A Protected Disclosure is defined in the Protected Disclosures Act, 2014 as a disclosure of relevant information which, in the reasonable belief of the worker, tends to show one or more ‘relevant wrongdoings’, which came to the attention of the worker in connection with the worker’s employment and is disclosed in the manner prescribed in the Protected Disclosures Act, 2014.

For the purposes of this Act information is “relevant information” if;

  1. in the reasonable belief of the worker, it tends to show one or more relevant wrongdoings, and
  2. it came to the attention of the worker in connection with the worker’s employment.

The following matters are relevant wrongdoings;

(a)   that an offence has been, is being or is likely to be committed
(b)   that a person has failed, is failing or is likely to fail to comply with any legal obligation, other than one arising under the worker’s contract of employment or other contract whereby the worker undertakes to do or perform personally any work or services
(c)   that a miscarriage of justice has occurred, is occurring or is likely to occur
(d)   that the health or safety of any individual has been, is being or is likely to be endangered
(e)   that the environment has been, is being or is likely to be damaged
(f)   that an unlawful or otherwise improper use of funds or resources of a public body, or of other public money, has occurred, is occurring or is likely to occur
(g)   that an act or omission by or on behalf of a public body is oppressive, discriminatory or grossly negligent or constitutes gross mismanagement, or
(h)   that information tending to show any matter falling within any of the preceding paragraphs has been, is being or is likely to be concealed or destroyed.

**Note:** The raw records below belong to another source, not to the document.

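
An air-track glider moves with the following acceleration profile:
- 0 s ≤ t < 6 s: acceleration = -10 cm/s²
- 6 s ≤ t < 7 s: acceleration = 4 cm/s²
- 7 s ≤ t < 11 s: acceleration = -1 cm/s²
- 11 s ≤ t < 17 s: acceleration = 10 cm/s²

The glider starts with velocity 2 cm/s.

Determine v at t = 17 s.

Δv equals the area under the a-t graph; then v = v₀ + Δv.
0–6 s: -10 × 6 = -60 cm/s
6–7 s: 4 × 1 = 4 cm/s
7–11 s: -1 × 4 = -4 cm/s
11–17 s: 10 × 6 = 60 cm/s
Δv = 0 cm/s, so v(17) = 2 + (0) = 2 cm/s.

2 cm/s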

A ‘protected disclosure’ under this policy may be about a relevant wrongdoing;

  • that is occurring now;
  • that happened in the past;
  • that may happen in the future.​

Section 5(5) of the Protected Disclosures Act provides as follows:

A matter is not a relevant wrongdoing if it is a matter which it is the function of the worker or the worker’s employer to detect, investigate or prosecute and does not consist of or involve an act or omission on the part of the employer.